In the following part of this guide each metric will be described separately.

This metric is self explanatory - X's in the proteome allow directly determining the completeness of the proteome. Nanoarchaeum equitans has 0 X's and gets 5 stars.

This metric gauges the popularity of the proteomes and hence may indicate the extensiveness of the research performed. Nanoarchaeum equitans was awarded over 3 stars. This suggests it's a reasonably well studied species.

This metric applies only to Eukaryotes. It shows the proportion of the Core Eukaryotic sequences (their homologs) that can be found in the assessed proteome. Nanoarchaeum equitans is not an Eukaroyte and hasn't been assessed with this metric.

Uniprot is aiming to serve as the database of all known protein sequences. Newly identified protein sequences are constantly submitted to Uniprot; if a high percentage of the sequences is not covered in the UniProt database this may suggest inaccuracy of the proteome. Over 97% of Nanoarchaeum equitans sequences can be found in Uniprot, which gives it over 4 stars.

The proportion of the proteome's sequences that were annotated with SCOP domains is the proportion of structured protein sequences found in the proteome vs disordered regions and gaps. Closely related species are likely to have a similar proportion between the two types of protein.

Nanoarchaeum equitans had only 56% of sequences annotated, which makes it a far outlier compared with other species in the local clade. It has been assigned 1 star, which strongly points to a problem with the quality of this proteome; the amount of disorder and gaps measured is highly improbable and this could mean that gene calls encompass too vast regions.

Comparing the proportion of the proteome's proteins that were annotated with SCOP domains to other protoeomes from the local phylogenetic clade gives a good idea about the quality of the proteome, since SCOP domains are highly conserved units in the context of evolution. Nanoarchaeum equitans has 64% proteins annotated, which lies within the standard range amongst the local phylogenetic clade - it has been awarded over 4 stars for this metric.

The number of Superfamilies gives an indication of the diversity of the proteome. Nanoarchaeum equitans has only been assigned with 228 Superfamilies, which is much lower than the mean number in the clade. PQI assigned it a score of below 2 stars for this metric implying that this proteome is a far outlier in the distribution.

The mean sequence length metric checks if the lengths of the protein sequences in the proteome are comparable with the mean lengths of proteins in proteomes of related species.
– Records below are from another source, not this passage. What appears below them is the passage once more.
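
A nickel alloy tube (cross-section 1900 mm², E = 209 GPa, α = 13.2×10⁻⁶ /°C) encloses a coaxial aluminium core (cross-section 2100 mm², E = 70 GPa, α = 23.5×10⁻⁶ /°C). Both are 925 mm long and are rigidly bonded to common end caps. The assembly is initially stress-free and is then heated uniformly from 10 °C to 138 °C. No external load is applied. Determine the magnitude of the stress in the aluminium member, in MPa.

Both members must finish at the same length. With the larger α, the aluminium tends to over-expand; the plates restrain it, putting the aluminium in compression and the nickel alloy in tension. With no external load the two internal forces are equal and opposite, magnitude P.
Compatibility of the two members (thermal + elastic change equal): (α₁ − α₂)ΔT = P·[1/(A₁E₁) + 1/(A₂E₂)].
|α₁ − α₂|·ΔT = 10.3×10⁻⁶ × 128 = 0.001318.
1/(A₁E₁) + 1/(A₂E₂) = 1/(1900×209×10³) + 1/(2100×70×10³) = 9.321×10⁻⁹ N⁻¹.
P = 0.001318 / 9.321×10⁻⁹ = 141400 N = 141.4 kN.
σ_{aluminium} = P/A₂ = 141400/2100 = 67.35 MPa, compressive.

σ ≈ 67.4 MPa (compressive)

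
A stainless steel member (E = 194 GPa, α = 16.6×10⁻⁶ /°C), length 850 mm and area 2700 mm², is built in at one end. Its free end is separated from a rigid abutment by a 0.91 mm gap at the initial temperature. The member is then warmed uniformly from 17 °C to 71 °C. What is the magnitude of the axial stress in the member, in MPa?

σ ≈ 0 MPa

If the wall were absent the member would grow by αΔT L = 16.6×10⁻⁶ × 54 × 850 = 0.7619 mm.
Since δ_free = 0.762 mm is less than the 0.91 mm gap, the member never touches the wall. No axial force develops.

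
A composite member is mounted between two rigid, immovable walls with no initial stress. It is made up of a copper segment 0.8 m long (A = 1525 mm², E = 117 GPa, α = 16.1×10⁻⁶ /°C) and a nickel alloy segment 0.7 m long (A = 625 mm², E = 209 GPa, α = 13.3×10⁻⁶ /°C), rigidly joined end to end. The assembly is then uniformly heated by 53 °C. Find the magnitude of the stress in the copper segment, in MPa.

With the walls removed the bar would change length by δ_free = Σ αᵢΔT Lᵢ = 16.1×10⁻⁶×53×800 + 13.3×10⁻⁶×53×700 = 1.176 mm.
The walls prevent any net length change, so an axial force P (same in every segment) develops. Compatibility: P · Σ Lᵢ/(AᵢEᵢ) = δ_free.
The series flexibility is Σ Lᵢ/(AᵢEᵢ) = 800/(1525×117×10³) + 700/(625×209×10³) = 9.843×10⁻⁶ mm/N.
P = 1.176 / 9.843×10⁻⁶ = 119500 N = 119.5 kN, compressive.
σ_{copper} = P / A = 119500 / 1525 = 78.35 MPa.

σ ≈ 78.4 MPa (compressive)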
Nanoarchaeum equitans was awarded almost 5 stars because its mean protein length is very similar to the mean lengths in the other species from its clade.

This metric allows gaining insight into the completeness and accuracy of the protein sequences in the proteome.
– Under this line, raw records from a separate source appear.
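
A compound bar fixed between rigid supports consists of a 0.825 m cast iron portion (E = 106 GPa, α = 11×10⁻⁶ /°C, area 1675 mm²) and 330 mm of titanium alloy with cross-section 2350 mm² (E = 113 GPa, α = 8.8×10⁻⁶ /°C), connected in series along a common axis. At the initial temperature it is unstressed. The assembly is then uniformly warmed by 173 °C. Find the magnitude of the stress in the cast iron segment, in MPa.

If the supports were absent, the total length change would be Σ αᵢΔT Lᵢ = 11×10⁻⁶×173×825 + 8.8×10⁻⁶×173×330 = 2.072 mm.
The rigid supports impose zero overall length change; the single axial force P common to all segments must satisfy P Σ Lᵢ/(AᵢEᵢ) = δ_free.
The series flexibility is Σ Lᵢ/(AᵢEᵢ) = 825/(1675×106×10³) + 330/(2350×113×10³) = 5.889×10⁻⁶ mm/N.
Hence P = δ_free / Σ(L/AE) = 2.072/5.889×10⁻⁶ = 351.9 kN (compressive).
σ_{cast iron} = P / A = 351900 / 1675 = 210.1 MPa.

σ ≈ 210 MPa (compressive)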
In Nanoarchaeum equitans the mean hit length is 241, which is much lower than in other proteomes of the clade. This suggests the sequences of Nanoarchaeum equitans may be fragmentary.

The number of families gives an indication of the diversity of the proteome at the SCOP family level. Nanoarchaeum equitans has only been assigned with 82 Families, which is much lower than the mean number in the clade. PQI assigned it a score of below 2 stars for this metric implying that this proteome is a far outlier in the distribution.

The number of Domain Architectures is a measure of the uniqueness of the sequences that make up a proteome. Nanoarchaeum equitans has only been assigned with 258 Domain Architectures, which is much lower than the mean number in the clade. PQI assigned it a score of below 2 stars for this metric implying that this proteome is a far outlier in the distribution.

In conclusion, some PQI metrics point to incompleteness of the proteome of Nanoarchaeum equitans, while others give expected measurements. Note that although it is likely that the low PQI scores indicate real problems with this proteome, it may also be true that this organism, being parasitic, is a very unique member of the Tree of Life.